San Bernardino has set aside $10.6 million in its current budget, which has yet to be published, to pay an unnamed creditor. A senior city source, speaking on the condition of anonymity because details of the Calpers deal are subject to a judicial gag order, confirmed that creditor is Calpers.
San Bernardino suspended the payment of debts to all creditors when it declared bankruptcy. Its decision to strike a deal with Calpers first, and begin paying arrears before a bankruptcy exit plan could be formulated, shows the reluctance of California cities to take on the pension giant, which insists that it must always be paid in full, even in a bankruptcy.
The city declared bankruptcy in August 2012 and suspended its employer payments to Calpers for an entire year after entering Chapter 9 protection, running up principal arrears of $13.5 million, according to Calpers.
San Bernardino began monthly payments of between $600,000 and $700,000 to Calpers in July, according to the source. A second official, budget officer for the city Dixon Mutadzakupa, confirmed that arrears payments to Calpers had begun.
Calpers is America’s biggest public pension fund with assets of $300 billion.

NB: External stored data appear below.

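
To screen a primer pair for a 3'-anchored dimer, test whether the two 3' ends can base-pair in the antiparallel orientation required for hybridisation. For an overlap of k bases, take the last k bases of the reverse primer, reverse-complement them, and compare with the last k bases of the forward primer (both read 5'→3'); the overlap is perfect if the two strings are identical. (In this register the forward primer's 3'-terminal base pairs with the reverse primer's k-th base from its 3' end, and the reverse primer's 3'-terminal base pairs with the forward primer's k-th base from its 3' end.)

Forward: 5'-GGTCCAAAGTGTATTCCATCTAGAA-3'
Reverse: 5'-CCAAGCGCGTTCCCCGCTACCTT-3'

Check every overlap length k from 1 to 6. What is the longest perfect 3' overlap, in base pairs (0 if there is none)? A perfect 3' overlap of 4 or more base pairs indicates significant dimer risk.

Longest perfect overlap: 2 complementary base pairs; below the dimer-risk threshold (threshold 4).

Last 6 bases (5'→3') — forward …CTAGAA, reverse …TACCTT.
Reverse complement of the reverse primer's last 6 bases: AAGGTA; its first k bases are the reverse complement of the reverse primer's last k bases, so a perfect k-base overlap needs the forward primer's last k bases to equal them.
Comparing (forward last k vs required): k=1: A vs A ✓; k=2: AA vs AA ✓; k=3: GAA vs AAG ✗; k=4: AGAA vs AAGG ✗; k=5: TAGAA vs AAGGT ✗; k=6: CTAGAA vs AAGGTA ✗.
Perfect overlaps at k = 1, 2; the largest is 2.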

The city and Calpers declined to say whether the $10.6 million in the city’s current budget is a final settlement figure, which would mean the fund is receiving roughly 80 cents on the dollar, or whether the remainder of the arrears will be paid next year. The city declined to reveal the identity of the creditor.
In addition to begin repaying the Calpers arrears, San Bernardino had resumed making its full biweekly employer payments to the pension fund in July 2013.
There appears to be no appetite inside the city to seek a reduction in future payments to Calpers, although the first draft of a bankruptcy plan, which will set out how the city intends to deal with its creditors, is not expected until early next year.
Last week, Calpers escaped unscathed when a judge approved a bankruptcy plan for Stockton, California. Most of Stockton’s other creditors, including bondholders and insurers, were forced to accept significantly reduced payments to settle their original debts.
The deal with San Bernardino, and the fact that Calpers was left whole under the Stockton plan, represents a significant victory for the pension giant.
When San Bernardino and Stockton declared bankruptcy in the summer of 2012, many analysts predicted they would be in the vanguard of a push by other California cities to cut their Calpers obligations through bankruptcy. That has not happened and San Bernardino appears to have concluded that taking on Calpers is too risky.
“The city believes ... that sustaining their relation with Calpers is very important,” Paul Glassman, the city’s bankruptcy attorney, told the bankruptcy judge in June.
The city is one of a handful of municipal bankruptcies in the United States being closely watched by the $3.7 trillion U.S. municipal bond market. Bondholders, public employees and other state and local governments are keen on understanding how financially distressed cities handle their debts to Wall Street, compared with other creditors such as Calpers.